Scientists at Queensland University of Technology (QUT) carried out a world-first human study to assess the impact of sunscreen at the molecular level and found that it provides 100% protection against all three forms of skin cancer: BCC (basal cell carcinoma); SCC (squamous cell carcinoma); and malignant melanoma.
Whilst it is widely accepted that sunscreen stops you from getting burnt, there has been academic debate about the effectiveness of sunscreen in preventing skin cancers.
Now, lead researcher Dr Elke Hacker, from QUT's AusSun Research Lab, claims that sunscreen not only provided 100% protection against the damage that can lead to skin cancer but it shielded the important p53 gene, one that works to prevent cancer.
"As soon as our skin becomes sun damaged, the p53 gene goes to work repairing that damage and thereby preventing skin cancer occurring,” she explains.
"But over time if skin is burnt regularly the p53 gene mutates and can no longer do the job it was intended for -- it no longer repairs sun damaged skin and without this protection skin cancers are far more likely to occur."
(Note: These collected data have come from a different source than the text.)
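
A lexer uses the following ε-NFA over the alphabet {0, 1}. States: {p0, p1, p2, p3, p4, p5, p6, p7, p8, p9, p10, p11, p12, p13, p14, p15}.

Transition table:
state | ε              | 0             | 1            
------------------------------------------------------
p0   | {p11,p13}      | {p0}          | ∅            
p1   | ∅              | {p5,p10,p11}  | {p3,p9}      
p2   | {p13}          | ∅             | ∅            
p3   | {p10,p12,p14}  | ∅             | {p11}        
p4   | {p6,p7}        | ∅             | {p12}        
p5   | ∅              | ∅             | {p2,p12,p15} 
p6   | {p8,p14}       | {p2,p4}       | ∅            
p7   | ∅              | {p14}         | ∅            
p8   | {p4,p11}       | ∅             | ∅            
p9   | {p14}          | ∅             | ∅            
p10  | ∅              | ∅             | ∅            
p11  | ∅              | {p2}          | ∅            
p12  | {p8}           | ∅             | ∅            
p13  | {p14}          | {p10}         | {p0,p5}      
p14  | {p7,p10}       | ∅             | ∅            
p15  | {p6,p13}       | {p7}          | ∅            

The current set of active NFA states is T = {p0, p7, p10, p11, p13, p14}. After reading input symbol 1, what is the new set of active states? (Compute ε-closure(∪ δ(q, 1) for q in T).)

{p0, p5, p7, p10, p11, p13, p14}

p13 on 1 → {p0, p5}.
No 1-transition from p0, p7, p10, p11, p14.
Union after reading 1: {p0, p5}.
Now take the ε-closure:
From p0 via ε: add p11, p13.
From p13 via ε: add p14.
From p14 via ε: add p7, p10.
No new states can be added; the closed set is {p0, p5, p7, p10, p11, p13, p14}.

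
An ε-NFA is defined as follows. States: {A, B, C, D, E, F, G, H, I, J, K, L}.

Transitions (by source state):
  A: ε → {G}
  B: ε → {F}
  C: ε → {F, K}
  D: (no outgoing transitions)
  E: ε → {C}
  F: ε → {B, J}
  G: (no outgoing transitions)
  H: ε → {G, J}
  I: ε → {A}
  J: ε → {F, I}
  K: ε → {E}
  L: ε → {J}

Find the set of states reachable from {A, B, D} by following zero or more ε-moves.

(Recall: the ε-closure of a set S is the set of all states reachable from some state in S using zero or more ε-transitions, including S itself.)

Start with {A, B, D}.
From A via ε: add G.
From B via ε: add F.
From F via ε: add J.
From J via ε: add I.
No new states can be added; the closed set is {A, B, D, F, G, I, J}.

{A, B, D, F, G, I, J}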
Hacker’s study, published in the Pigment Cell & Melanoma Research journal, looked at the impact of sunlight on human skin, both with and without sunscreen, and found no evidence of UV-induced skin damage when proper application of sunscreen (SPF30+) had been applied to exposed area.
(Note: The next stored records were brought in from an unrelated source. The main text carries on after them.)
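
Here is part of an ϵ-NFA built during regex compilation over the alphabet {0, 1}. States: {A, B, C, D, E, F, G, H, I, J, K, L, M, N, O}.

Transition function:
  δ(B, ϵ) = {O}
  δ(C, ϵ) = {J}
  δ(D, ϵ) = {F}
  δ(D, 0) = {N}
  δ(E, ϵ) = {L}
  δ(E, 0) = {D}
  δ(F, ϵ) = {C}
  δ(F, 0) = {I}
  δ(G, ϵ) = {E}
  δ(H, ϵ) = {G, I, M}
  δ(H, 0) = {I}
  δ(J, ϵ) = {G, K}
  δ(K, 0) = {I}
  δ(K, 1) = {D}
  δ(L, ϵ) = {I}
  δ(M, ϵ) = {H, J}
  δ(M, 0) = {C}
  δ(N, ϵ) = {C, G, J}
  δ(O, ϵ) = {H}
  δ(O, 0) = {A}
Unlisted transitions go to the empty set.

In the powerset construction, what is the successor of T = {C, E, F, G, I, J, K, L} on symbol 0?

E on 0 → {D}.
F on 0 → {I}.
K on 0 → {I}.
No 0-transition from C, G, I, J, L.
Union after reading 0: {D, I}.
Now take the ϵ-closure:
From D via ϵ: add F.
From F via ϵ: add C.
From C via ϵ: add J.
From J via ϵ: add G, K.
From G via ϵ: add E.
From E via ϵ: add L.
No new states can be added; the closed set is {C, D, E, F, G, I, J, K, L}.

{C, D, E, F, G, I, J, K, L}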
"In Australia we have strong standards around sunscreens and their ability to protect against erythema (redness of skin)," Dr Hacker says.
"But this research looks beyond the redness to determine whether UV exposure when using sunscreen causes molecular changes to the skin, as these changes have been linked to BCC, SCC and malignant melanoma. When there are changes in the molecular structure it can enhance skin cancer development."
Dr Hacker said the study, funded by Cancer Council Queensland, involved 57 people undergoing a series of skin biopsies to determine molecular changes to the skin before and after UV exposure and with and without sunscreen.
"Firstly we took small skin biopsies of people's unexposed skin. We then exposed two skin sites to a mild burning dose of UV light, one site was applied with sunscreen and the other was not. We again took biopsies of both sites,” she says.
After 24 hours, another set of biopsies was taken and skin samples were compared where the researchers found that where the sunscreen had been applied, there were no DNA changes to the skin and no impact on the p53 gene; a significant finding, according to Dr Hacker.